Accepted file formats
Quick Time files (.mov).
• Graphical image files (.gif).
• HTML files (.html).
• MPEG movie files (.mpg).
• JPEG image files (.jpg).
• Sound files (.wav).
• Plain ASCII text (.txt).
• Acrobat files (.pdf).
• MS Word documents (.doc).
• Postscript files (.ps).
• MS Excel spreadsheet documents (.xls).
• PowerPoint (.ppt).
AJA only accepts MS Office software version 97-2003, and does not accept TeX or LaTeX file formats.
File sizes must be as small as possible, so that they can be downloaded quickly. Images should not exceed 640 x 480 pixels (9 x 6.8 inches at 72 pixels per inch) but 480 x 360 pixels as the maximum frame size for movies are recommended, as is a frame rate of 15 frames per second.
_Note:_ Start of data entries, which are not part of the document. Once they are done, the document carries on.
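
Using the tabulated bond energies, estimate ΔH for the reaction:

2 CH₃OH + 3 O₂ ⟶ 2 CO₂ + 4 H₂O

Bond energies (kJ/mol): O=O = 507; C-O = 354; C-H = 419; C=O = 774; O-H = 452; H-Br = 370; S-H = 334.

ΔH ≈ −1065 kJ

Bonds broken (reactants):
  C-H: 6 × 419 = 2514
  C-O: 2 × 354 = 708
  O-H: 2 × 452 = 904
  O=O: 3 × 507 = 1521
  Σ(broken) = 5647 kJ
Bonds formed (products):
  C=O: 4 × 774 = 3096
  O-H: 8 × 452 = 3616
  Σ(formed) = 6712 kJ
ΔH = Σ(broken) − Σ(formed) = 5647 − 6712 = −1065 kJ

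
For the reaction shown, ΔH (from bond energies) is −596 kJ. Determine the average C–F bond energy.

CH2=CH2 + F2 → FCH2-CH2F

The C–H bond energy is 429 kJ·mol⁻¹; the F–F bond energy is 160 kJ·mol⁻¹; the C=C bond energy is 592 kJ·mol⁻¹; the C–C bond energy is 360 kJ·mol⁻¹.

Let D be the C–F bond energy.
Σ(broken) = 4×429 + 1×592 + 1×160 = 2468
Σ(formed) = 1×360 + 2×D + 4×429 = 2076 + 2D
ΔH = Σ(broken) − Σ(formed) = (2468) − (2076 + 2D) = +392 − 2D
Setting this equal to −596 kJ gives 2D = 988, so D = 494 kJ/mol.

D(C–F) ≈ 494 kJ/mol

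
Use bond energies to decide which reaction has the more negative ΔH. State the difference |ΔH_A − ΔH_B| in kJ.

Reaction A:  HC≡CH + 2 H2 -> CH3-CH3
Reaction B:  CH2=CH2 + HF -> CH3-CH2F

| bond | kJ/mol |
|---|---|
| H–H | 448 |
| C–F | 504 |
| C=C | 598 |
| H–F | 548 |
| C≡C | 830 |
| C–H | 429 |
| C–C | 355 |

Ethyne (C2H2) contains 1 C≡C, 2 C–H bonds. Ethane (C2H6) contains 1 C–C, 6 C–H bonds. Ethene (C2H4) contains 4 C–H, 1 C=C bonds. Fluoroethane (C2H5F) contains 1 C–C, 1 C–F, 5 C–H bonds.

Reaction A:
  Bonds broken (reactants):
    C≡C: 1 × 830 = 830
    C–H: 2 × 429 = 858
    H–H: 2 × 448 = 896
    Σ(broken) = 2584 kJ
  Bonds formed (products):
    C–C: 1 × 355 = 355
    C–H: 6 × 429 = 2574
    Σ(formed) = 2929 kJ
  ΔH_A = 2584 − 2929 = −345 kJ
Reaction B:
  Bonds broken (reactants):
    C–H: 4 × 429 = 1716
    C=C: 1 × 598 = 598
    H–F: 1 × 548 = 548
    Σ(broken) = 2862 kJ
  Bonds formed (products):
    C–C: 1 × 355 = 355
    C–F: 1 × 504 = 504
    C–H: 5 × 429 = 2145
    Σ(formed) = 3004 kJ
  ΔH_B = 2862 − 3004 = −142 kJ
ΔH_A − ΔH_B = −203 kJ, so reaction A has the more negative ΔH; |ΔH_A − ΔH_B| = 203 kJ.

Reaction A, by 203 kJ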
If applicable to the presentation of the Supplementary Information, use a 256-colour palette. Consider the use of lower specification for all of the above if the Supplementary Information can still be represented clearly. A maximum data rate of 150 KB/s is recommended.
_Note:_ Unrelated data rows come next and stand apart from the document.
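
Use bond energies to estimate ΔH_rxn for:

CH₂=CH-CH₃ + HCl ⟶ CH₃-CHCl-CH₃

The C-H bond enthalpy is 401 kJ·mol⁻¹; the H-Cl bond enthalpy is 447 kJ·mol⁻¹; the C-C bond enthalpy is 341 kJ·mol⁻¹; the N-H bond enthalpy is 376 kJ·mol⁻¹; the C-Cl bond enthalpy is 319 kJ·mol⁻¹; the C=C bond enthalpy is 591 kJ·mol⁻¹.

Bonds broken (reactants):
  C-C: 1 × 341 = 341
  C-H: 6 × 401 = 2406
  C=C: 1 × 591 = 591
  H-Cl: 1 × 447 = 447
  Σ(broken) = 3785 kJ
Bonds formed (products):
  C-C: 2 × 341 = 682
  C-Cl: 1 × 319 = 319
  C-H: 7 × 401 = 2807
  Σ(formed) = 3808 kJ
ΔH = Σ(broken) − Σ(formed) = 3785 − 3808 = −23 kJ

ΔH ≈ −23 kJ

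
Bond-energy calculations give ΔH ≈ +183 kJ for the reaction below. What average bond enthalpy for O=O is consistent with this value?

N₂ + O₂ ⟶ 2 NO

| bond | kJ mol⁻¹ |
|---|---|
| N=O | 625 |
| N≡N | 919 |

D(O=O) ≈ 514 kJ/mol

Let D be the O=O bond energy.
Σ(broken) = 1×919 + 1×D = 919 + D
Σ(formed) = 2×625 = 1250
ΔH = Σ(broken) − Σ(formed) = (919 + D) − (1250) = −331 + D
Setting this equal to +183 kJ gives D = 514 kJ/mol.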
No more than eight files may be submitted, and the total file size should not exceed 8 MB. Individual files should not exceed 1 MB. Seek advice from the editorial office before sending files larger than the maximum size, to avoid delays in publication.
Further questions about the submission or preparation of Supplementary Information should be directed to the Editorial Office.
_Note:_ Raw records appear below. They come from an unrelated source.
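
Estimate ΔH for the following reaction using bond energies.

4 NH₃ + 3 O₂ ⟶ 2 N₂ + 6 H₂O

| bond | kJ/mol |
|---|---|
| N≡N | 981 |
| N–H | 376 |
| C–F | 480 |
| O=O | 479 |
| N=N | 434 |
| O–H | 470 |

Bonds broken (reactants):
  N–H: 12 × 376 = 4512
  O=O: 3 × 479 = 1437
  Σ(broken) = 5949 kJ
Bonds formed (products):
  N≡N: 2 × 981 = 1962
  O–H: 12 × 470 = 5640
  Σ(formed) = 7602 kJ
ΔH = Σ(broken) − Σ(formed) = 5949 − 7602 = −1653 kJ

ΔH ≈ −1653 kJ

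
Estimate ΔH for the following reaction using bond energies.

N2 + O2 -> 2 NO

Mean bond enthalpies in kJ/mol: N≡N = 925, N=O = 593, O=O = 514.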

Non-Native Speakers of English
Editorial decisions are made solely on the quality of the scientific content of the manuscript. However, poor and unclear language can obscure the scientific content of articles.
If editors or referees cannot follow the narrative description of rationale, experimental design, finding or interpretation of a study owing to language problems, it can lead to rejection of scientifically valid research.
To reduce these problems, AJA strongly encourages such authors to take at least one of the following steps:
• Check the English Corner of the AJA website.
• Have your manuscript reviewed for clarity by a colleague whose native language is English.
• Use an English language editing service, such as that offered by
Nature Publishing Group Language Editing
The use of editing services can address these problems but does not guarantee acceptance.
N.B.: If your manuscript has been professionally polished by a language editing service, provide proof from the editing service.